Les consorts [C], dans leurs dernières conclusions d'intimés en date du 25 juin 2020, demandent à la cour, de :

- déclarer mal fondé l'appel interjeté par les consorts [T].

En conséquence,

- confirmer le jugement du tribunal judiciaire de Bordeaux en toutes ses dispositions.

Y ajoutant,

- condamner les consorts [T] à payer aux consorts [C] une indemnité complémentaire de 5 000 euros sur le fondement de l'article 700 du code de procédure civile.

La SCI [K], dans ses dernières conclusions d'intimée en date du 25 juin 2020, demande à la cour, au visa des articles 544, 637, 686, 1210, 1211, 2270 du code civil, de :

- confirmer le jugement du tribunal de grande instance de Bordeaux en date du 19 novembre 2019 sauf en ce qu'il a débouté la SCI [K] de sa demande de nullité du droit résultant du titre du 10 décembre 1950 ;

- le réformer partiellement sur ce dernier point ;

- juger que les Consorts [T] ne bénéficient d'aucune servitude ni droit réel de jouissance spéciale sur la propriété de la SCI [K] ;

- annuler 'le droit de passage et de séjour' stipulé dans l'acte sous seing privé [S]/[T] du 10 décembre 1950 pour privation de jouissance de la SCI [K] si, par extraordinaire, il est qualifié de servitude.

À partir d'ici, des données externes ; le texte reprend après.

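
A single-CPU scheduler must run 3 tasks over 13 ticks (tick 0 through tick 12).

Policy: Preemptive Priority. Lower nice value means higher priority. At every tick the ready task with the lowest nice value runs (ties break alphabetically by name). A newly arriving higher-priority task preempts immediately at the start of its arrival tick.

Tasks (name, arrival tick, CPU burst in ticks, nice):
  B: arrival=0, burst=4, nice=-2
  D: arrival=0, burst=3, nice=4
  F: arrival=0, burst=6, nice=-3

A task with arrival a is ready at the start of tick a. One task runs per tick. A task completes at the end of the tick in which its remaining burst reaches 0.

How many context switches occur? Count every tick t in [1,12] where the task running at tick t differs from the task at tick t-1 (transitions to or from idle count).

context switches = 2

t=0: ready={B,D,F} → run F
t=1: ready={B,D,F} → run F
t=2: ready={B,D,F} → run F
t=3: ready={B,D,F} → run F
t=4: ready={B,D,F} → run F
t=5: ready={B,D,F} → run F
t=6: ready={B,D} → run B
t=7: ready={B,D} → run B
t=8: ready={B,D} → run B
t=9: ready={B,D} → run B
t=10: ready={D} → run D
t=11: ready={D} → run D
t=12: ready={D} → run D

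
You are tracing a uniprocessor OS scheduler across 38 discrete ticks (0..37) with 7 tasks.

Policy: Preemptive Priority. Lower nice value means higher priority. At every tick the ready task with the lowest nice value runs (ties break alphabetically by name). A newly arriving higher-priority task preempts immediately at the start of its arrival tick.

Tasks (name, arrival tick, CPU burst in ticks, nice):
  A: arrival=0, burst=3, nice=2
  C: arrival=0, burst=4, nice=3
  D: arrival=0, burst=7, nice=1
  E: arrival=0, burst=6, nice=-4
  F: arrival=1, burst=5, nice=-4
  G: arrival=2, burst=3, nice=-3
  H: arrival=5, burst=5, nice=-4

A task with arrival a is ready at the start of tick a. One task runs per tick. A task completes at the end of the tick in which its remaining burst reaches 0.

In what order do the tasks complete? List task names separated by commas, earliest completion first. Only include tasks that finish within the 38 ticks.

completion order = E, F, H, G, D, A, C

t=0: ready={A,C,D,E} → run E
t=1: ready={A,C,D,E,F} → run E
t=2: ready={A,C,D,E,F,G} → run E
t=3: ready={A,C,D,E,F,G} → run E
t=4: ready={A,C,D,E,F,G} → run E
t=5: ready={A,C,D,E,F,G,H} → run E
t=6: ready={A,C,D,F,G,H} → run F
t=7: ready={A,C,D,F,G,H} → run F
t=8: ready={A,C,D,F,G,H} → run F
t=9: ready={A,C,D,F,G,H} → run F
t=10: ready={A,C,D,F,G,H} → run F
t=11: ready={A,C,D,G,H} → run H
t=12: ready={A,C,D,G,H} → run H
t=13: ready={A,C,D,G,H} → run H
t=14: ready={A,C,D,G,H} → run H
t=15: ready={A,C,D,G,H} → run H
t=16: ready={A,C,D,G} → run G
t=17: ready={A,C,D,G} → run G
t=18: ready={A,C,D,G} → run G
t=19: ready={A,C,D} → run D
t=20: ready={A,C,D} → run D
t=21: ready={A,C,D} → run D
t=22: ready={A,C,D} → run D
t=23: ready={A,C,D} → run D
t=24: ready={A,C,D} → run D
t=25: ready={A,C,D} → run D
t=26: ready={A,C} → run A
t=27: ready={A,C} → run A
t=28: ready={A,C} → run A
t=29: ready={C} → run C
t=30: ready={C} → run C
t=31: ready={C} → run C
t=32: ready={C} → run C
t=33: (idle)
t=34: (idle)
t=35: (idle)
t=36: (idle)
t=37: (idle)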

- juger que le droit dont se prévalent les Consorts [T] sur la propriété de la SCI [K] est un droit personnel intuitu personne au bénéfice de [K] [T];

- juger que les présentes conclusions valent notification aux Consorts [T] d'un préavis raisonnable expirant le 31 décembre 2020 pour débarrasser les lieux, s'abstenir de toute présence et cesser d'utiliser, tant en ce qui les concerne eux-mêmes que toute personne autorisée par eux, l'allée d'accès et l'édicule d'origine litigieux existant sur la parcelle BR n°[Cadastre 9] appartenant à la concluante.

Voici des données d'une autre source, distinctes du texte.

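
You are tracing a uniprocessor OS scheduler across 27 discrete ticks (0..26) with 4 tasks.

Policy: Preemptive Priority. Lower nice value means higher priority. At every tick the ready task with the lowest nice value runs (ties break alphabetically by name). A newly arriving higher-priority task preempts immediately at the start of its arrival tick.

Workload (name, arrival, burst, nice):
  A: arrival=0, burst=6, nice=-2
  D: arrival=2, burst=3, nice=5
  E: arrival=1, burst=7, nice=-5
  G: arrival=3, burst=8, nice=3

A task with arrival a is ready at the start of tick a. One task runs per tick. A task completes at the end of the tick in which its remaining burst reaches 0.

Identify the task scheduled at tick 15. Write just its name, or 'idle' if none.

t=0: ready={A} → run A
t=1: ready={A,E} → run E
t=2: ready={A,D,E} → run E
t=3: ready={A,D,E,G} → run E
t=4: ready={A,D,E,G} → run E
t=5: ready={A,D,E,G} → run E
t=6: ready={A,D,E,G} → run E
t=7: ready={A,D,E,G} → run E
t=8: ready={A,D,G} → run A
t=9: ready={A,D,G} → run A
t=10: ready={A,D,G} → run A
t=11: ready={A,D,G} → run A
t=12: ready={A,D,G} → run A
t=13: ready={D,G} → run G
t=14: ready={D,G} → run G
t=15: ready={D,G} → run G
t=16: ready={D,G} → run G
t=17: ready={D,G} → run G
t=18: ready={D,G} → run G
t=19: ready={D,G} → run G
t=20: ready={D,G} → run G
t=21: ready={D} → run D
t=22: ready={D} → run D
t=23: ready={D} → run D
t=24: (idle)
t=25: (idle)
t=26: (idle)

running at tick 15 = G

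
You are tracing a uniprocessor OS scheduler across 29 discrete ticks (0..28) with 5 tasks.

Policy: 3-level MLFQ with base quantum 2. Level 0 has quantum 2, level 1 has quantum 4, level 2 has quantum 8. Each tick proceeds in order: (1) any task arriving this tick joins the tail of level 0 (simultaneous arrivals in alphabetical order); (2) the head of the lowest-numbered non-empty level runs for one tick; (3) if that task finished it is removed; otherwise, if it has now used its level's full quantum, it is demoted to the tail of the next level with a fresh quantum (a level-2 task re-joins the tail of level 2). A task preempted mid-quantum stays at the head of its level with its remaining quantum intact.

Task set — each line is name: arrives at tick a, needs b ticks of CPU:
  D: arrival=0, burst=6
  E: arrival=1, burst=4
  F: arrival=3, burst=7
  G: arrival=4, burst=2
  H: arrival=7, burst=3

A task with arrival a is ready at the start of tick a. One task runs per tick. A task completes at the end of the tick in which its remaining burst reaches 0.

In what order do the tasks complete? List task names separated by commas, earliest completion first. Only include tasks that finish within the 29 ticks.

completion order = G, D, E, H, F

t=0: L0/L1/L2 = D/-/- → run D
t=1: L0/L1/L2 = DE/-/- → run D
t=2: L0/L1/L2 = E/D/- → run E
t=3: L0/L1/L2 = EF/D/- → run E
t=4: L0/L1/L2 = FG/DE/- → run F
t=5: L0/L1/L2 = FG/DE/- → run F
t=6: L0/L1/L2 = G/DEF/- → run G
t=7: L0/L1/L2 = GH/DEF/- → run G
t=8: L0/L1/L2 = H/DEF/- → run H
t=9: L0/L1/L2 = H/DEF/- → run H
t=10: L0/L1/L2 = -/DEFH/- → run D
t=11: L0/L1/L2 = -/DEFH/- → run D
t=12: L0/L1/L2 = -/DEFH/- → run D
t=13: L0/L1/L2 = -/DEFH/- → run D
t=14: L0/L1/L2 = -/EFH/- → run E
t=15: L0/L1/L2 = -/EFH/- → run E
t=16: L0/L1/L2 = -/FH/- → run F
t=17: L0/L1/L2 = -/FH/- → run F
t=18: L0/L1/L2 = -/FH/- → run F
t=19: L0/L1/L2 = -/FH/- → run F
t=20: L0/L1/L2 = -/H/F → run H
t=21: L0/L1/L2 = -/-/F → run F
t=22: (idle)
t=23: (idle)
t=24: (idle)
t=25: (idle)
t=26: (idle)
t=27: (idle)
t=28: (idle)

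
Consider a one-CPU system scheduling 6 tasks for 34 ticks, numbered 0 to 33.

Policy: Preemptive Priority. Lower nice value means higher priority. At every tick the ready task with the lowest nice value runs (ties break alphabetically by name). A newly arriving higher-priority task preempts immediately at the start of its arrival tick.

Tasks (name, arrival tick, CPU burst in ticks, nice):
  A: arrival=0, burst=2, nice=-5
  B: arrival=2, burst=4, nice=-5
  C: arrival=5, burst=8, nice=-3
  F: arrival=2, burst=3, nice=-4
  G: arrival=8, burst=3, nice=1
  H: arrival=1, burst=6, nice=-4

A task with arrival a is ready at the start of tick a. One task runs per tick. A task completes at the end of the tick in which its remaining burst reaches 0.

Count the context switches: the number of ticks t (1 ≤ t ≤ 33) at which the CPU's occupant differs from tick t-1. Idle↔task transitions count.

t=0: ready={A} → run A
t=1: ready={A,H} → run A
t=2: ready={B,F,H} → run B
t=3: ready={B,F,H} → run B
t=4: ready={B,F,H} → run B
t=5: ready={B,C,F,H} → run B
t=6: ready={C,F,H} → run F
t=7: ready={C,F,H} → run F
t=8: ready={C,F,G,H} → run F
t=9: ready={C,G,H} → run H
t=10: ready={C,G,H} → run H
t=11: ready={C,G,H} → run H
t=12: ready={C,G,H} → run H
t=13: ready={C,G,H} → run H
t=14: ready={C,G,H} → run H
t=15: ready={C,G} → run C
t=16: ready={C,G} → run C
t=17: ready={C,G} → run C
t=18: ready={C,G} → run C
t=19: ready={C,G} → run C
t=20: ready={C,G} → run C
t=21: ready={C,G} → run C
t=22: ready={C,G} → run C
t=23: ready={G} → run G
t=24: ready={G} → run G
t=25: ready={G} → run G
t=26: (idle)
t=27: (idle)
t=28: (idle)
t=29: (idle)
t=30: (idle)
t=31: (idle)
t=32: (idle)
t=33: (idle)

context switches = 6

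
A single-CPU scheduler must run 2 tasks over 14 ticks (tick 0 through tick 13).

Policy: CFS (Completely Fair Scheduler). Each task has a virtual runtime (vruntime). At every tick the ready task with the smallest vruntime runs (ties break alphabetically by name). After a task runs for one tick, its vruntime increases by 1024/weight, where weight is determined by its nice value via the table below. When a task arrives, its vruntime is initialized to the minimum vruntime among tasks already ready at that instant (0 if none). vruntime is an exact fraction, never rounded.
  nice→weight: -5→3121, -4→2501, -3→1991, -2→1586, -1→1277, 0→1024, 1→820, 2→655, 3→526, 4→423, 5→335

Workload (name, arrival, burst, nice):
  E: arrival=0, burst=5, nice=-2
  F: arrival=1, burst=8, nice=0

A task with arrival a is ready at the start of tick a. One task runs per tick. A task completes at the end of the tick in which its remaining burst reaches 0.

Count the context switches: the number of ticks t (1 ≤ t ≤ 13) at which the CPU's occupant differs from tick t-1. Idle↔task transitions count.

context switches = 6

t=0: vr[E=0] → run E
t=1: vr[E=512/793 F=512/793] → run E
t=2: vr[E=1024/793 F=512/793] → run F
t=3: vr[E=1024/793 F=1305/793] → run E
t=4: vr[E=1536/793 F=1305/793] → run F
t=5: vr[E=1536/793 F=2098/793] → run E
t=6: vr[E=2048/793 F=2098/793] → run E
t=7: vr[F=2098/793] → run F
t=8: vr[F=2891/793] → run F
t=9: vr[F=3684/793] → run F
t=10: vr[F=4477/793] → run F
t=11: vr[F=5270/793] → run F
t=12: vr[F=6063/793] → run F
t=13: (idle)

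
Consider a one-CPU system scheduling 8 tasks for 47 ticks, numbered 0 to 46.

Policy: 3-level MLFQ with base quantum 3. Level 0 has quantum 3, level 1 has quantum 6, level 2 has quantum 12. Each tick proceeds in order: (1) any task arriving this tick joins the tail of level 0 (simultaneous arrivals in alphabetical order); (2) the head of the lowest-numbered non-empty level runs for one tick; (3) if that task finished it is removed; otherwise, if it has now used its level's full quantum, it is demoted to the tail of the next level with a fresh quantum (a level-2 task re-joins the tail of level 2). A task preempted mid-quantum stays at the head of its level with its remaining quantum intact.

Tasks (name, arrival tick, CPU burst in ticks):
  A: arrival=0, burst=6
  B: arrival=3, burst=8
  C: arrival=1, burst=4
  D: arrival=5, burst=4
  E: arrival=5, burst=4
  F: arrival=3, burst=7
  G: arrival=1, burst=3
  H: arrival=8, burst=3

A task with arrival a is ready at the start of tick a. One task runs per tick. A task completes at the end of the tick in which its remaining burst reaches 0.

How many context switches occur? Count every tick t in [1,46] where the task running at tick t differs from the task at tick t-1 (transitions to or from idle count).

context switches = 14

t=0: L0/L1/L2 = A/-/- → run A
t=1: L0/L1/L2 = ACG/-/- → run A
t=2: L0/L1/L2 = ACG/-/- → run A
t=3: L0/L1/L2 = CGBF/A/- → run C
t=4: L0/L1/L2 = CGBF/A/- → run C
t=5: L0/L1/L2 = CGBFDE/A/- → run C
t=6: L0/L1/L2 = GBFDE/AC/- → run G
t=7: L0/L1/L2 = GBFDE/AC/- → run G
t=8: L0/L1/L2 = GBFDEH/AC/- → run G
t=9: L0/L1/L2 = BFDEH/AC/- → run B
t=10: L0/L1/L2 = BFDEH/AC/- → run B
t=11: L0/L1/L2 = BFDEH/AC/- → run B
t=12: L0/L1/L2 = FDEH/ACB/- → run F
t=13: L0/L1/L2 = FDEH/ACB/- → run F
t=14: L0/L1/L2 = FDEH/ACB/- → run F
t=15: L0/L1/L2 = DEH/ACBF/- → run D
t=16: L0/L1/L2 = DEH/ACBF/- → run D
t=17: L0/L1/L2 = DEH/ACBF/- → run D
t=18: L0/L1/L2 = EH/ACBFD/- → run E
t=19: L0/L1/L2 = EH/ACBFD/- → run E
t=20: L0/L1/L2 = EH/ACBFD/- → run E
t=21: L0/L1/L2 = H/ACBFDE/- → run H
t=22: L0/L1/L2 = H/ACBFDE/- → run H
t=23: L0/L1/L2 = H/ACBFDE/- → run H
t=24: L0/L1/L2 = -/ACBFDE/- → run A
t=25: L0/L1/L2 = -/ACBFDE/- → run A
t=26: L0/L1/L2 = -/ACBFDE/- → run A
t=27: L0/L1/L2 = -/CBFDE/- → run C
t=28: L0/L1/L2 = -/BFDE/- → run B
t=29: L0/L1/L2 = -/BFDE/- → run B
t=30: L0/L1/L2 = -/BFDE/- → run B
t=31: L0/L1/L2 = -/BFDE/- → run B
t=32: L0/L1/L2 = -/BFDE/- → run B
t=33: L0/L1/L2 = -/FDE/- → run F
t=34: L0/L1/L2 = -/FDE/- → run F
t=35: L0/L1/L2 = -/FDE/- → run F
t=36: L0/L1/L2 = -/FDE/- → run F
t=37: L0/L1/L2 = -/DE/- → run D
t=38: L0/L1/L2 = -/E/- → run E
t=39: (idle)
t=40: (idle)
t=41: (idle)
t=42: (idle)
t=43: (idle)
t=44: (idle)
t=45: (idle)
t=46: (idle)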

- prononcer sa résiliation judiciaire au motif de son caractère perpétuel;

- juger que M. [N] [T], Mme [Z] [T] épouse [V] et Mme [W] [T] épouse [B] ne disposent d'aucun titre les autorisant à aménager l'édicule d'origine existant sur la propriété de la SCI [K] en cabine de bains avec terrasse dotée d'un banc, caillebottis, table en béton, escalier et rambarde sur la parcelle cadastrée section BR n° [Cadastre 9] appartenant à la SCI [K] ;

- En conséquence, condamner in solidum M. [N] [T] Mme [Z] [T] épouse [V] et Mme [W] [T] épouse [B] à démolir la terrasse aménagée sur l'édicule d'origine propriété de la SCI [K], ainsi que tous éléments permettant d'y accéder, bancs, caillebottis, table en béton, escalier et rambarde aménagés sur la parcelle cadastrée section BR n° [Cadastre 9] sous astreinte de 200 euros par jour de retard passé le délai de 30 jours à compter de la signification de l'arrêt à intervenir;

- condamner in solidum les mêmes à démolir l'extension en front de mer et le second bâtiment réalisé entre 1993 et 1995 à l'arrière de Pédicule d'origine existant sous astreinte de 200 euros par jour de retard passé le délai de 30 jours à compter de la signification de l'arrêt à intervenir;

- débouter purement et simplement M. [N] [T], Mme [Z] [T] épouse [V] et Mme [W] [T] épouse [B] de toutes leurs demandes, fins et conclusions dirigées à l'encontre de la SCI [K] ;

- statuer ce que de droit sur les demandes des époux [C] ;

- condamner in solidum M. [N] [T], Mme [Z] [T] épouse [V] et Mme [W] [T] épouse [B] à verser a la SCI [K] la somme de 7500 euros au titre de l'article 700 du code de procédure civile.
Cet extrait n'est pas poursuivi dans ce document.